Discussion in 'Sports and News' started by HanSenSE, Jan 4, 2013.

  1. DanOregon

    DanOregon Well-Known Member

    To be fair, it isn't just Catholic schools. Oaks Christian came out of nowhere, as did Valor Christian in Colorado.

    De La Salle didn't have a winning season for its first 15 years.
     
  2. Norrin Radd

    Norrin Radd New Member

    CIF is a micro version of the NCAA..
     
  3. HanSenSE

    HanSenSE Well-Known Member

    That was the thing with Ladouceur. During their 151-game win streak, his name would come up for college jobs, but he was quite happy as a high school coach and religion teacher. It sounds like he'll still be involved in the program, as either a position coach or with the jv or frosh.

    Only talked to him once, on assignment from Cal-Hi Sports, and he was a very direct guy.
     
  4. Mizzougrad96

    Mizzougrad96 Active Member

    I was on a HS team my junior year that had 10 players get scholarships to play Division I ball and two of whom made it to the NFL. We were ranked among the best teams in the state all year and when we scrimmaged De La Salle they beat the living shit out of us. If memory serves, this was a couple years before the streak began.
     
  5. gravehunter

    gravehunter Member

    I saw his team play for the California state championship at the end of the 2011 season. They were one of the most fundamentally-sound teams that I've ever seen.
     
  6. SoCalDude

    SoCalDude Active Member

    It seemed like the entire team was 6-foot to 6-3 and 220 to 240 pounds. Everybody was "cut." No big fat linemen or scrawny DBs.
     
  7. turski7

    turski7 Member

  8. JackReacher

    JackReacher Well-Known Member

    Can someone explain how the California state championships work for football? Is it just 5 or 6 classes with a champion for each? I'm assuming that's impossible to do seeing as how the state is a big damn state.

    Thanks.
     
  9. Mizzougrad96

    Mizzougrad96 Active Member

    It used to be the furthest you could go was "Section Champions" They do it differently now where some of the teams from the Bay Area and further north can actually play the southern teams, but I'm not sure of the exact setup.

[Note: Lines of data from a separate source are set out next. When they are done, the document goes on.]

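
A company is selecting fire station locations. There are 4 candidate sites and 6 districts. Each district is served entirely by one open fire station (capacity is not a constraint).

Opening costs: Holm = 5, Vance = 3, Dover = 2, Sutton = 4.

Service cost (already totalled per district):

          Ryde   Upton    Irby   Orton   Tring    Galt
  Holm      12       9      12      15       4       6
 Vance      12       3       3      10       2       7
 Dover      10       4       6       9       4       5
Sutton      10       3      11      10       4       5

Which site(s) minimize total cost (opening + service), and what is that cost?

For any fixed open set, each district goes to its cheapest open site; total = fixed + service.
{Vance, Dover}: Ryde→Dover 10, Upton→Vance 3, Irby→Vance 3, Orton→Dover 9, Tring→Vance 2, Galt→Dover 5. Service 32; fixed 5; total 37.
{Vance}: Ryde→Vance 12, Upton→Vance 3, Irby→Vance 3, Orton→Vance 10, Tring→Vance 2, Galt→Vance 7. Service 37; fixed 3; total 40.
{Vance, Sutton}: service 33 + fixed 7 = 40
{Holm, Vance, Dover, Sutton}: service 32 + fixed 14 = 46
No other subset beats 37.

Open Vance and Dover; minimum total cost 37.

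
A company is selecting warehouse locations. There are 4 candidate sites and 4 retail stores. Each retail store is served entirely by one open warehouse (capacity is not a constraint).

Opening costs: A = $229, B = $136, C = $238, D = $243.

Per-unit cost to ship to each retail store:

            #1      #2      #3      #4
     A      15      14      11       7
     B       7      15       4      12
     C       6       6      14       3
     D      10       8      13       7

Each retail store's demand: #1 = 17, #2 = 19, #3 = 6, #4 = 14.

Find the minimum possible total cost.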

    The year we made the sectional semifinals we were playing into December, so I'm guessing they changed it up if De La Salle is playing schools like LA Crenshaw in the playoffs now. That didn't used to happen, at least not in the playoffs... We used to always talk about how great it would be if De La Salle would be able to play Mater Dei. I don't know if that ever happened... With high schools games being created for TV these days, it wouldn't surprise me if it has...
     
    Last edited by a moderator: Jan 1, 2015
  10. LongTimeListener

    LongTimeListener Well-Known Member

    Mizzou, they do it the same way now -- up to section champions -- and then pick the teams BCS-style (except with humans and not computers) out of the 10 sections to play in a four-team "bracket." There's a North championship and a South championship in each division (Open, plus I through IV) and then the winners meet for the championship.

    This system is new, I want to say less than five years old, so most of the time De La Salle couldn't be more than a section champion.
     
  11. Football_Bat

    Football_Bat Well-Known Member

    They've changed it further than even the last time I looked, which was four years ago. The four-team CIF "bracket" is better than voting two finalists, which is better in turn than no champion at all.
     
  12. Mizzougrad96

    Mizzougrad96 Active Member

    Yeah, I read one of the stories where they said called De La Salle a "state champion" and I wasn't sure if the writer was correct or not until I looked it up... I knew they had been declared "national champion" a few times, if you consider USA Today's dreadful high school poll to be something worthy of determining a "champion".